Nodes stake WAL to join storage committees. The amount staked determines how many slivers a node can handle, with higher stake allowing more workload and higher potential rewards. This ties network capacity directly to committed capital.2

Delegation lets WAL holders participate without running nodes. They delegate to operators, earning a share of storage fees. The network benefits as delegation flows to reliable nodes, concentrating stake where performance is proven and improving overall security.

Rewards come from user paid storage fees in $WAL, distributed over epochs based on verified uptime and availability proofs. The more data stored on Walrus, the larger the reward pool, creating a growth flywheel for the network.

Penalties ensure commitment.
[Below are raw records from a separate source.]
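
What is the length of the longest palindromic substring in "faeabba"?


Input: "faeabba"
Checking substrings for palindromes:
  [3:7] "abba" (len 4) => palindrome
  [1:4] "aea" (len 3) => palindrome
  [4:6] "bb" (len 2) => palindrome
Longest palindromic substring: "abba" with length 4

4


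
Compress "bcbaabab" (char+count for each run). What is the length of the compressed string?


Input: bcbaabab
Runs:
  'b' x 1 => "b1"
  'c' x 1 => "c1"
  'b' x 1 => "b1"
  'a' x 2 => "a2"
  'b' x 1 => "b1"
  'a' x 1 => "a1"
  'b' x 1 => "b1"
Compressed: "b1c1b1a2b1a1b1"
Compressed length: 14

14


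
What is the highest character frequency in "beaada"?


Input: beaada
Character counts:
  'a': 3
  'b': 1
  'd': 1
  'e': 1
Maximum frequency: 3

3


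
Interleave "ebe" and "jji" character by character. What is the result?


Interleaving "ebe" and "jji":
  Position 0: 'e' from first, 'j' from second => "ej"
  Position 1: 'b' from first, 'j' from second => "bj"
  Position 2: 'e' from first, 'i' from second => "ei"
Result: ejbjei

ejbjei


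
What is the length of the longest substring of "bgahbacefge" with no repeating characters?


Input: "bgahbacefge"
Sliding window (track last position of each char):
  Position 0 ('b'): window [0,0] length 1 -- new best
  Position 1 ('g'): window [0,1] length 2 -- new best
  Position 2 ('a'): window [0,2] length 3 -- new best
  Position 3 ('h'): window [0,3] length 4 -- new best
  Position 4 ('b'): repeat (last at 0), move window start to 1
  Position 4 ('b'): window [1,4] length 4
  Position 5 ('a'): repeat (last at 2), move window start to 3
  Position 5 ('a'): window [3,5] length 3
  Position 6 ('c'): window [3,6] length 4
  Position 7 ('e'): window [3,7] length 5 -- new best
  Position 8 ('f'): window [3,8] length 6 -- new best
  Position 9 ('g'): window [3,9] length 7 -- new best
  Position 10 ('e'): repeat (last at 7), move window start to 8
  Position 10 ('e'): window [8,10] length 3
Longest substring with no repeats: "hbacefg" with length 7

7


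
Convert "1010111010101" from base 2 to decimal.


Input: "1010111010101" in base 2
Positional expansion:
  Digit '1' (value 1) x 2^12 = 4096
  Digit '0' (value 0) x 2^11 = 0
  Digit '1' (value 1) x 2^10 = 1024
  Digit '0' (value 0) x 2^9 = 0
  Digit '1' (value 1) x 2^8 = 256
  Digit '1' (value 1) x 2^7 = 128
  Digit '1' (value 1) x 2^6 = 64
  Digit '0' (value 0) x 2^5 = 0
  Digit '1' (value 1) x 2^4 = 16
  Digit '0' (value 0) x 2^3 = 0
  Digit '1' (value 1) x 2^2 = 4
  Digit '0' (value 0) x 2^1 = 0
  Digit '1' (value 1) x 2^0 = 1
Sum = 5589

5589


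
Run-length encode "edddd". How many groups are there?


Input: edddd
Scanning for consecutive runs:
  Group 1: 'e' x 1 (positions 0-0)
  Group 2: 'd' x 4 (positions 1-4)
Total groups: 2

2


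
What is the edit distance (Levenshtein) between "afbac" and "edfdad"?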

Failed challenges or low performance reduce epoch rewards. Slashing deducts staked WAL for severe issues, with portions burnt or redistributed. This discourages neglect and protects the network from bad actors.

Sui records all staking, delegation, and penalties as Move objects, providing a transparent, consistent global view. Epoch transitions on Sui reconfigure committees based on updated stake, balancing load without disruption.

From the network angle, approach staking by supporting nodes with strong track records on uptime and challenge success. This strengthens the ecosystem, making Walrus more resilient for long term data needs.